Bracewell, M., & Marlow, N. (2002). Patterns of motor disability in very preterm children. Mental Retardation and Developmental Disabilities Research Reviews, 8(4), 241-248.

Colvin, M., McGuire, W., and Fowlie, P.W. (2004). Neurodevelopmental outcomes after preterm birth. British Medical Journal, 329, 1390-1393. Retrieved online 12/23/04 from www.bmj.com.

Janvier, A., Khairy, M., Kokkotis, A., Cormier, C., Messmer, D., & Barrington, K. (2004). Apnea is associated with neurodevelopmental impairment in very low birth weight infants. Journal of Perinatology, 24(12), 763-768. Retrieved online 12/26/04 from PubMed.com

Nickel, R.E. (2000). Cerebral palsy. In R.E. Nickel & L.W. Desch (Eds.), The physician's guide to caring for children with disabilities and chronic conditions, (pp. 143). Baltimore, MD: Paul H. Brookes Publishing

Perlman, J.M. (2001). Neurobehavioral deficits in premature graduates of intensive care: Potential medical and neonatal environmental risk factors. Pediatrics, 108(6), 1339-1346. Retrieved online12/26/04 from www.pediatrics.org.

Intellectual (Cognitive) Disability

Infants born significantly preterm often experience some degree of hypoxia during the perinatal and neonatal periods typically related to respiratory and cardiovascular system immaturity. Hypoxia of brain tissues may result in permanent damage. Additionally, bronchopulmonary dysplasia, intraventricular hemorrhage (with or without hydrocephalus), and/or periventricular leukomalacia may occur in very premature infants and further contribute to destruction of brain tissue. Hypoxia-related injury sustained in the area of the hippocampus and/or basal ganglia may contribute to neurobehavioral deficits as the infant matures. Very sick low birth weight infants frequently have low levels of thyroxine - despite normal thyrotropin levels. Because thyroid hormones are necessary for normal brain development, these infants may be at risk for neurodevelopmental abnormalities, such as lower IQ scores, cerebral palsy, and learning disabilities. Hyperbilirubinemia is also a frequent problem in sick preterm infants and may injure neurons - even when the bilirubin level is not severely elevated. Finally, glucocorticoids (steroids) administered to prevent or treat lung problems in the neonatal period may alter the structure of the developing brain, particularly in the area of the hippocampus.

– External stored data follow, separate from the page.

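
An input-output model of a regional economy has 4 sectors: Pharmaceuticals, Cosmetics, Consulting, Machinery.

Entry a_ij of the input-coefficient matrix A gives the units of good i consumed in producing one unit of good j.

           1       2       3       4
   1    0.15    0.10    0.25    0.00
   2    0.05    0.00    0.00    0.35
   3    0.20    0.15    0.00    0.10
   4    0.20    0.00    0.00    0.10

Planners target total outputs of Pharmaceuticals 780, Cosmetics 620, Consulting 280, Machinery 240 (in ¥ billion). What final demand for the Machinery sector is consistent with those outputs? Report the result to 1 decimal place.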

Perlman, J.M. (2001). Neurobehavioral deficits in premature graduates of intensive care: Potential medical and neonatal environmental risk factors. Pediatrics, 108(6), 1339-1346. Retrieved online12/26/04 from www.pediatrics.org

Short, E.J., et al. (2003). Cognitive and academic consequences of bronchopulmonary dysplasia and very low birth weight: 8 year outcomes. Pediatrics, 112(5), 359-356. Retrieved online 12/26/04 from http://www.pediatrics.org

Yeh, T.F., et al. (2004). Outcomes at school age after postnatal dexamethasone therapy for lung disease of prematurity. New England Journal of Medicine, 350(13), 1304-1313.